X-Rays: Earlier than I Realized

A machine gun bullet embedded in a foot bone: x-ray. Photograph, 1914/1918. Wellcome Collection. In copyright

Every book I write leads me down unexpected byways that inform what I write, and even what I think,  but don’t actually appear on the page. In the case of Sigrid Schultz, I regularly found myself up against questions of technology. Often I pursued a technical question because I wanted to understand how Schultz and her colleagues transmitted their stories overseas.* (I will admit, I still do not entirely understand how reporters were able to send photographs, maps and other illustrations by radio.) Other times, I was presented with the technical aspects of a story Schultz was covering—these were the days when innovation in general and aviation in particular were hot stuff.

And occasionally I wanted to understand when a particular technology came into existence and how prevalent it was in the period I am working on. In some cases—the microphone for instance—putting a technology into the timeline actually made the story clearer in my head.  In other cases, though, I just hit something that spurred my curiosity and sent me down a happy rabbit hole.

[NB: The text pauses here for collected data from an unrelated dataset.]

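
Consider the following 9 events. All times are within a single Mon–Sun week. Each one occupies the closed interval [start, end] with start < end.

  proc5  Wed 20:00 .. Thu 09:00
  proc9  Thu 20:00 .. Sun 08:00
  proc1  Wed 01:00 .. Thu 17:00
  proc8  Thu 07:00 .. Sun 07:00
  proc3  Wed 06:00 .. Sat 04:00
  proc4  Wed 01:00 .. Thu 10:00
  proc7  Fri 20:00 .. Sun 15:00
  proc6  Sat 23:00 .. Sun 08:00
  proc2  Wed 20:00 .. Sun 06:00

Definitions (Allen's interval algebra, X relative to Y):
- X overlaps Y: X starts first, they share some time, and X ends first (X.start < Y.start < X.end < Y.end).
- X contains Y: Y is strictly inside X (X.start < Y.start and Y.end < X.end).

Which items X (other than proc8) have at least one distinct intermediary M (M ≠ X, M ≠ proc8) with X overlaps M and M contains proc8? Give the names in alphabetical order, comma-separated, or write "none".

Target proc8 = [Thu 07:00, Sun 07:00].
Intermediaries M with M contains proc8: none.
Union: none.

none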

For example, Sigrid Schultz casually mentioned having her knee x-rayed after an accident in 1941. I was surprised. Somehow I had assumed, based on no information whatsoever, that x-rays were a later technology. Wrong.

German physicist Wilhelm Roentgen accidentally discovered x-rays in 1895 while testing whether cathode rays could pass through glass.** Roentgen must have also been inclined to travel unexpected byways: after some experimentation he learned that when he projected what he called X (as in unknown) rays toward a chemically coated screen, they could pass through most substances, including human tissue, but would leave shadows of higher density objects, like bones, on the screen. Moreover, the resulting images could be photographed.

News of his discovery, and its potential medical uses, spread quickly. Within a year, doctors through Europe and the United States were using the new technology to view broken bones, kidney stones, bullets, and even swallowed objects without having to cut the patient open. A few researchers, including Thomas Edison and Nikola Tesla, warned of possible dangers from radiation exposure, but they were largely ignored. By the 1930s and 1940s, x-ray technology was so common that some shoe stores offered customers free e-rays of their feet.***

Roentgen won the first Nobel prize in physics for his discovery in 1901.

* They had choices: the mail, telephone, wireless, and cable—and combinations thereof. Which one they chose depended on a complicated trade-off between time and money that varied from story to story. None of the methods were entirely reliable and bureau chiefs like Schultz spent a great deal of time trying to organize ways for correspondents and “stringers” located outside London, Paris and Berlin to get their stories to the home office.

**This is the point at which I realized I didn’t know what cathode rays were and wandered down an adjacent rabbit hole. For those of you who are similarly inclined, this is the most understandable of the sources I found: https://www.thoughtco.com/cathode-ray-2698965

***Why customers would want to see the bones in their feet is not clear to me.